Historical contribution to warming is not static. China is already at #2 and other emerging economies are catching up.
“Loss and damage has fulfilled a similar function some other topics that have arisen in the negotiations, all of which have served to extract concessions from the industrialised (another outdated label) countries as the price for cooperation on the main goal.
“When it was first raised, no-one knew what it was supposed to cover. There is no chance of broad acceptance of any commitments based on ‘liability’ or ‘compensation’. What is certain, assuming a new fund or window is agreed, is that yet another inefficient bureaucratic mechanism will be created in the UNFCCC to service it.

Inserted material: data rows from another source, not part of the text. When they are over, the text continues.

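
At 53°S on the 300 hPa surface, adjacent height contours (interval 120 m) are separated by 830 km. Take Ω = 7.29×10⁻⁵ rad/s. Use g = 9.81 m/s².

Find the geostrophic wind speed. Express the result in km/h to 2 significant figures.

44 km/h

Coriolis parameter at 53°S:
f = 2Ω sin φ = 2 × 7.29×10⁻⁵ × sin 53° = 1.16×10⁻⁴ s⁻¹
Height gradient: |∂Z/∂n| = 120 m / 830000 m = 1.45×10⁻⁴
On a pressure surface, geostrophic balance gives V_g = (g/f)|∂Z/∂n|:
V_g = 9.81 × 1.45×10⁻⁴ / 1.16×10⁻⁴ = 12.2 m/s
Converting: 12.2 m/s × 3.6 = 44 km/h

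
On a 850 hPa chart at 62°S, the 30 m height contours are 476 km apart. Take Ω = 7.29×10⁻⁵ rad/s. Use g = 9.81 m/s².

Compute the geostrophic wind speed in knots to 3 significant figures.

9.34 knots

Coriolis parameter at 62°S:
f = 2Ω sin φ = 2 × 7.29×10⁻⁵ × sin 62° = 1.29×10⁻⁴ s⁻¹
Height gradient: |∂Z/∂n| = 30 m / 476000 m = 6.30×10⁻⁵
On a pressure surface, geostrophic balance gives V_g = (g/f)|∂Z/∂n|:
V_g = 9.81 × 6.30×10⁻⁵ / 1.29×10⁻⁴ = 4.80 m/s
Converting: 4.80 m/s × 1.944 = 9.34 knots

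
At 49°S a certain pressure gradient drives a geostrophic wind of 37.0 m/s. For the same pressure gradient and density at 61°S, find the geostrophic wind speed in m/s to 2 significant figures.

With the same pressure gradient and density, V_g ∝ 1/f ∝ 1/sin φ.
V₂ = V₁ · sin φ₁ / sin φ₂ = 37.0 × sin 49° / sin 61°
V₂ = 37.0 × 0.7547/0.8746 = 32 m/s

32 m/s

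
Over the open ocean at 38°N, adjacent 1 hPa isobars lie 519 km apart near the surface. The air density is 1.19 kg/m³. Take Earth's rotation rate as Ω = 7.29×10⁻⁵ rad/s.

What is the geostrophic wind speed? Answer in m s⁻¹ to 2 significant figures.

Coriolis parameter at 38°N:
f = 2Ω sin φ = 2 × 7.29×10⁻⁵ × sin 38° = 8.98×10⁻⁵ s⁻¹
Pressure gradient: |∂P/∂n| = 100 Pa / 519000 m = 1.93×10⁻⁴ Pa/m
Geostrophic balance (pressure-gradient force = Coriolis force):
V_g = (1/(fρ)) |∂P/∂n| = 1.93×10⁻⁴ / (8.98×10⁻⁵ × 1.19) = 1.80 m/s

1.8 m s⁻¹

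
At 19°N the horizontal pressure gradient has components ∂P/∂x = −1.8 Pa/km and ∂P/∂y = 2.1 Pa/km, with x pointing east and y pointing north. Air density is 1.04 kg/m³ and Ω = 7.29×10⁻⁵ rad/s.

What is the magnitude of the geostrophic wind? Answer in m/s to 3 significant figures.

Coriolis parameter at 19°N:
f = 2Ω sin φ = 2 × 7.29×10⁻⁵ × sin 19° = 4.75×10⁻⁵ s⁻¹
Component geostrophic relations (x east, y north):
u_g = −(1/(fρ)) ∂P/∂y,  v_g = (1/(fρ)) ∂P/∂x
u_g = −(2.1×10⁻³)/(4.75×10⁻⁵ × 1.04) = −42.5 m/s;  v_g = (−1.8×10⁻³)/(4.75×10⁻⁵ × 1.04) = −36.5 m/s
|V_g| = √(u_g² + v_g²) = 56.0 m/s

56.0 m/s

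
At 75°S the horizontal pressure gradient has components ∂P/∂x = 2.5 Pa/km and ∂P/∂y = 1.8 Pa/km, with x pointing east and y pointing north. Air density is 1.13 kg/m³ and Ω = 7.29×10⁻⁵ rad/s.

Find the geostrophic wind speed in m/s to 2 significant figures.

Coriolis parameter at 75°S:
f = 2Ω sin φ = 2 × 7.29×10⁻⁵ × sin 75° = 1.41×10⁻⁴ s⁻¹
In the Southern Hemisphere f is negative: f = −1.41×10⁻⁴ s⁻¹.
Component geostrophic relations (x east, y north):
u_g = −(1/(fρ)) ∂P/∂y,  v_g = (1/(fρ)) ∂P/∂x
u_g = −(1.8×10⁻³)/(−1.41×10⁻⁴ × 1.13) = 11.3 m/s;  v_g = (2.5×10⁻³)/(−1.41×10⁻⁴ × 1.13) = −15.7 m/s
|V_g| = √(u_g² + v_g²) = 19.4 m/s

19 m/s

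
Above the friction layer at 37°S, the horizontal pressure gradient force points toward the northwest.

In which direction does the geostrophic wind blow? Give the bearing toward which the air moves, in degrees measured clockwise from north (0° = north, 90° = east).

The pressure-gradient force points toward the northwest (bearing 315°).
Geostrophic balance: in the Southern Hemisphere the Coriolis force deflects motion to the left, so the geostrophic wind blows 90° to the left of the pressure-gradient force (low pressure on the right).
Rotating 315° by 90° counterclockwise gives 225° — the wind blows toward the southwest.

225°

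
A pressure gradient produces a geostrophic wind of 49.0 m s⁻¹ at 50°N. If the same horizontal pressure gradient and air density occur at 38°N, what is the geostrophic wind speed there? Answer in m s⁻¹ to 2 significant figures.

With the same pressure gradient and density, V_g ∝ 1/f ∝ 1/sin φ.
V₂ = V₁ · sin φ₁ / sin φ₂ = 49.0 × sin 50° / sin 38°
V₂ = 49.0 × 0.7660/0.6157 = 61 m s⁻¹

61 m s⁻¹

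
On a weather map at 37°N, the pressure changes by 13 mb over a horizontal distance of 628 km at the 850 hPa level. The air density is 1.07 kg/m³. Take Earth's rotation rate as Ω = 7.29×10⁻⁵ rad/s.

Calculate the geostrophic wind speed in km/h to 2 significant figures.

Coriolis parameter at 37°N:
f = 2Ω sin φ = 2 × 7.29×10⁻⁵ × sin 37° = 8.77×10⁻⁵ s⁻¹
Pressure gradient: |∂P/∂n| = 1300 Pa / 628000 m = 2.07×10⁻³ Pa/m
Geostrophic balance (pressure-gradient force = Coriolis force):
V_g = (1/(fρ)) |∂P/∂n| = 2.07×10⁻³ / (8.77×10⁻⁵ × 1.07) = 22.0 m/s
Converting: 22.0 m/s × 3.6 = 79 km/h

79 km/h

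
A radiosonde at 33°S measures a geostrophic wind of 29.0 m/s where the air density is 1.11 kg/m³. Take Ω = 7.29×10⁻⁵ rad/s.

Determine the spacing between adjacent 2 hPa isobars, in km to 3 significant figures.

78.2 km

Coriolis parameter at 33°S:
f = 2Ω sin φ = 2 × 7.29×10⁻⁵ × sin 33° = 7.94×10⁻⁵ s⁻¹
Geostrophic balance rearranged: |∂P/∂n| = f ρ V_g
|∂P/∂n| = 7.94×10⁻⁵ × 1.11 × 29.0 = 2.56×10⁻³ Pa/m
Isobar spacing: Δn = ΔP/|∂P/∂n| = 200 Pa / 2.56×10⁻³ Pa/m = 78243 m ≈ 78.2 km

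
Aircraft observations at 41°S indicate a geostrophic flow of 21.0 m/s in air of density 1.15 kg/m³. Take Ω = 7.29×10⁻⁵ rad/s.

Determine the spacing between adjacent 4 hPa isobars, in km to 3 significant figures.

Coriolis parameter at 41°S:
f = 2Ω sin φ = 2 × 7.29×10⁻⁵ × sin 41° = 9.57×10⁻⁵ s⁻¹
Geostrophic balance rearranged: |∂P/∂n| = f ρ V_g
|∂P/∂n| = 9.57×10⁻⁵ × 1.15 × 21.0 = 2.31×10⁻³ Pa/m
Isobar spacing: Δn = ΔP/|∂P/∂n| = 400 Pa / 2.31×10⁻³ Pa/m = 173158 m ≈ 173 km

173 km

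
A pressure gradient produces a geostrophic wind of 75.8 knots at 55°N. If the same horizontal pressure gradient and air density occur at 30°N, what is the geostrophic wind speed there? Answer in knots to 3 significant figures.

With the same pressure gradient and density, V_g ∝ 1/f ∝ 1/sin φ.
V₂ = V₁ · sin φ₁ / sin φ₂ = 75.8 × sin 55° / sin 30°
V₂ = 75.8 × 0.8192/0.5000 = 124 knots

124 knots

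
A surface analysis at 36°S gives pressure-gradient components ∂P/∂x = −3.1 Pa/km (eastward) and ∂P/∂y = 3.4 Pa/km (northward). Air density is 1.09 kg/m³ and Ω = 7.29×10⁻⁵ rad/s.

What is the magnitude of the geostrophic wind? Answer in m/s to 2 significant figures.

49 m/s

Coriolis parameter at 36°S:
f = 2Ω sin φ = 2 × 7.29×10⁻⁵ × sin 36° = 8.57×10⁻⁵ s⁻¹
In the Southern Hemisphere f is negative: f = −8.57×10⁻⁵ s⁻¹.
Component geostrophic relations (x east, y north):
u_g = −(1/(fρ)) ∂P/∂y,  v_g = (1/(fρ)) ∂P/∂x
u_g = −(3.4×10⁻³)/(−8.57×10⁻⁵ × 1.09) = 36.4 m/s;  v_g = (−3.1×10⁻³)/(−8.57×10⁻⁵ × 1.09) = 33.2 m/s
|V_g| = √(u_g² + v_g²) = 49.3 m/s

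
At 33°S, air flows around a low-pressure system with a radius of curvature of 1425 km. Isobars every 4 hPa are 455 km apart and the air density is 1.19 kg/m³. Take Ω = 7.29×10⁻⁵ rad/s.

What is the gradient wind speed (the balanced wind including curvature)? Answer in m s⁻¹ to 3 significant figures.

Coriolis parameter at 33°S:
f = 2Ω sin φ = 2 × 7.29×10⁻⁵ × sin 33° = 7.94×10⁻⁵ s⁻¹
Pressure gradient: |∂P/∂n| = 400 Pa / 455000 m = 8.79×10⁻⁴ Pa/m
Geostrophic speed: V_g = |∂P/∂n|/(fρ) = 8.79×10⁻⁴/(7.94×10⁻⁵ × 1.19) = 9.30 m/s
Around a low, centrifugal force acts outward with Coriolis, so pressure-gradient force balances both:
(1/ρ)|∂P/∂n| = fV + V²/R  →  V² + fR·V − fR·V_g = 0
With fR = 7.94×10⁻⁵ × 1425×10³ m = 113 m/s:
V = [−fR + √((fR)² + 4 fR V_g)]/2 = [−113 + √(113² + 4×113×9.3)]/2 = 8.64 m/s
Subgeostrophic (V < V_g = 9.3 m/s), as expected around a low.

8.64 m s⁻¹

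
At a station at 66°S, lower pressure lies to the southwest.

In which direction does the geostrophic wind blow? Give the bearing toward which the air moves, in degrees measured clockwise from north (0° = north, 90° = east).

The pressure-gradient force points toward the southwest (bearing 225°).
Geostrophic balance: in the Southern Hemisphere the Coriolis force deflects motion to the left, so the geostrophic wind blows 90° to the left of the pressure-gradient force (low pressure on the right).
Rotating 225° by 90° counterclockwise gives 135° — the wind blows toward the southeast.

135°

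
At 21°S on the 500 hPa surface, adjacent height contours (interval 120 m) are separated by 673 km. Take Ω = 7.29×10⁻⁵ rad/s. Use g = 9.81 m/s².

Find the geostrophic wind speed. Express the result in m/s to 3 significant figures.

33.5 m/s

Coriolis parameter at 21°S:
f = 2Ω sin φ = 2 × 7.29×10⁻⁵ × sin 21° = 5.23×10⁻⁵ s⁻¹
Height gradient: |∂Z/∂n| = 120 m / 673000 m = 1.78×10⁻⁴
On a pressure surface, geostrophic balance gives V_g = (g/f)|∂Z/∂n|:
V_g = 9.81 × 1.78×10⁻⁴ / 5.23×10⁻⁵ = 33.5 m/s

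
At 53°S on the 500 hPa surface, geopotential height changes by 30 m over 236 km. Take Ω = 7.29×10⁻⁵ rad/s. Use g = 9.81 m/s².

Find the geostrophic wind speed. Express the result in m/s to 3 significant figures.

10.7 m/s

Coriolis parameter at 53°S:
f = 2Ω sin φ = 2 × 7.29×10⁻⁵ × sin 53° = 1.16×10⁻⁴ s⁻¹
Height gradient: |∂Z/∂n| = 30 m / 236000 m = 1.27×10⁻⁴
On a pressure surface, geostrophic balance gives V_g = (g/f)|∂Z/∂n|:
V_g = 9.81 × 1.27×10⁻⁴ / 1.16×10⁻⁴ = 10.7 m/s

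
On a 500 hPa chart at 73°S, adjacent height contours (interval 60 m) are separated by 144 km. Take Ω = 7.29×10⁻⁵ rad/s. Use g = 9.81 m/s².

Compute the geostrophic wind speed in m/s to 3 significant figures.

29.3 m/s

Coriolis parameter at 73°S:
f = 2Ω sin φ = 2 × 7.29×10⁻⁵ × sin 73° = 1.39×10⁻⁴ s⁻¹
Height gradient: |∂Z/∂n| = 60 m / 144000 m = 4.17×10⁻⁴
On a pressure surface, geostrophic balance gives V_g = (g/f)|∂Z/∂n|:
V_g = 9.81 × 4.17×10⁻⁴ / 1.39×10⁻⁴ = 29.3 m/s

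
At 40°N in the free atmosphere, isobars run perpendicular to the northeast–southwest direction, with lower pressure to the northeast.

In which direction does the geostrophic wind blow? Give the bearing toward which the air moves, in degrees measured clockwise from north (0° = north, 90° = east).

135°

The pressure-gradient force points toward the northeast (bearing 045°).
Geostrophic balance: in the Northern Hemisphere the Coriolis force deflects motion to the right, so the geostrophic wind blows 90° to the right of the pressure-gradient force (low pressure on the left).
Rotating 045° by 90° clockwise gives 135° — the wind blows toward the southeast.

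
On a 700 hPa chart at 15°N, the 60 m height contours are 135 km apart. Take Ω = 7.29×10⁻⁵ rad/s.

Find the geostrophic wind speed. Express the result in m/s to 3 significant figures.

116 m/s

Coriolis parameter at 15°N:
f = 2Ω sin φ = 2 × 7.29×10⁻⁵ × sin 15° = 3.77×10⁻⁵ s⁻¹
Height gradient: |∂Z/∂n| = 60 m / 135000 m = 4.44×10⁻⁴
On a pressure surface, geostrophic balance gives V_g = (g/f)|∂Z/∂n|:
V_g = 9.81 × 4.44×10⁻⁴ / 3.77×10⁻⁵ = 116 m/s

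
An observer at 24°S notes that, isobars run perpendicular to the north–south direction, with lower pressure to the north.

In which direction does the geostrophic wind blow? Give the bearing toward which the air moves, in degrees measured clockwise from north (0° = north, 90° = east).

The pressure-gradient force points toward the north (bearing 000°).
Geostrophic balance: in the Southern Hemisphere the Coriolis force deflects motion to the left, so the geostrophic wind blows 90° to the left of the pressure-gradient force (low pressure on the right).
Rotating 000° by 90° counterclockwise gives 270° — the wind blows toward the west.

270°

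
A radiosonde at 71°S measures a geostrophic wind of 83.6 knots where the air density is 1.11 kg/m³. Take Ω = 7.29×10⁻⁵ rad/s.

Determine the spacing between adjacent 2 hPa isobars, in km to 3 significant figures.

30.4 km

Coriolis parameter at 71°S:
f = 2Ω sin φ = 2 × 7.29×10⁻⁵ × sin 71° = 1.38×10⁻⁴ s⁻¹
Wind speed in SI: 83.6 knots = 43.0 m/s
Geostrophic balance rearranged: |∂P/∂n| = f ρ V_g
|∂P/∂n| = 1.38×10⁻⁴ × 1.11 × 43.0 = 6.58×10⁻³ Pa/m
Isobar spacing: Δn = ΔP/|∂P/∂n| = 200 Pa / 6.58×10⁻³ Pa/m = 30390 m ≈ 30.4 km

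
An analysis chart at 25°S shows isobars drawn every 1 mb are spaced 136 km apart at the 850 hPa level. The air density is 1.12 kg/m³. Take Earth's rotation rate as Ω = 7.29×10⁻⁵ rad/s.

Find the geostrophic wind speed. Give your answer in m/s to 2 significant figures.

11 m/s

Coriolis parameter at 25°S:
f = 2Ω sin φ = 2 × 7.29×10⁻⁵ × sin 25° = 6.16×10⁻⁵ s⁻¹
Pressure gradient: |∂P/∂n| = 100 Pa / 136000 m = 7.35×10⁻⁴ Pa/m
Geostrophic balance (pressure-gradient force = Coriolis force):
V_g = (1/(fρ)) |∂P/∂n| = 7.35×10⁻⁴ / (6.16×10⁻⁵ × 1.12) = 10.7 m/s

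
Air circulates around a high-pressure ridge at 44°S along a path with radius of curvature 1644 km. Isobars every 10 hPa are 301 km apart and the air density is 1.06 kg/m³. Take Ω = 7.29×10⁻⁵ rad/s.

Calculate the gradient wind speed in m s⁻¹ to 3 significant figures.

Coriolis parameter at 44°S:
f = 2Ω sin φ = 2 × 7.29×10⁻⁵ × sin 44° = 1.01×10⁻⁴ s⁻¹
Pressure gradient: |∂P/∂n| = 1000 Pa / 301000 m = 3.32×10⁻³ Pa/m
Geostrophic speed: V_g = |∂P/∂n|/(fρ) = 3.32×10⁻³/(1.01×10⁻⁴ × 1.06) = 30.9 m/s
Around a high, pressure-gradient force acts outward with centrifugal, so Coriolis balances both:
fV = (1/ρ)|∂P/∂n| + V²/R  →  V² − fR·V + fR·V_g = 0
With fR = 1.01×10⁻⁴ × 1644×10³ m = 167 m/s:
V = [fR − √((fR)² − 4 fR V_g)]/2 = [167 − √(167² − 4×167×30.9)]/2 = 41.1 m/s
Supergeostrophic (V > V_g = 30.9 m/s), as expected around a high.

41.1 m s⁻¹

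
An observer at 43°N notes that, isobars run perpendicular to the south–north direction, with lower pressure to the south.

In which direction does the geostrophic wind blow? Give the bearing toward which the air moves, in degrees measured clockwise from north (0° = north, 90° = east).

270°

The pressure-gradient force points toward the south (bearing 180°).
Geostrophic balance: in the Northern Hemisphere the Coriolis force deflects motion to the right, so the geostrophic wind blows 90° to the right of the pressure-gradient force (low pressure on the left).
Rotating 180° by 90° clockwise gives 270° — the wind blows toward the west.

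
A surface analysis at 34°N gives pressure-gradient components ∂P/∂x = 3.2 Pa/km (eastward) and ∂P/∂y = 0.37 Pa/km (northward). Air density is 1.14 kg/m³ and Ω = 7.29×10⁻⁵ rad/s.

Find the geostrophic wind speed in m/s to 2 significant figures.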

“In terms of the global goals, the most useful feature at this COP may be one that has nothing to do with the COP – the
US Energy Transition Accelerator, a public and private sector scheme to help countries mobilise investment in their clean energy transitions.
“It has several innovative ideas – including that recipient countries will be able to sell any carbon credits generated. (This is unlike New Zealand’s forthcoming international carbon markets foray to meet our 50/2030 target where we will be getting the credits.) It’s one example of autonomous action.
“This paralysis of COPs is abetted by poor negotiating tactics by Europe and some others, especially those most concerned about ‘international reputation’. It now looks as if some face-saving language on mitigation from developing countries will secure an outcome on loss and damage. But what does that really amount to in terms of global progress?
“What matters most now is not grand declarations
on unattainable targets but the speed of the energy transition, most of all in the 20 or so countries that make up 80% of global emissions. And that means trillions of dollars of investment by 2030 – another scale altogether from the amount or money realistically in play under loss and damage.
“The COP has contributed nothing to this.”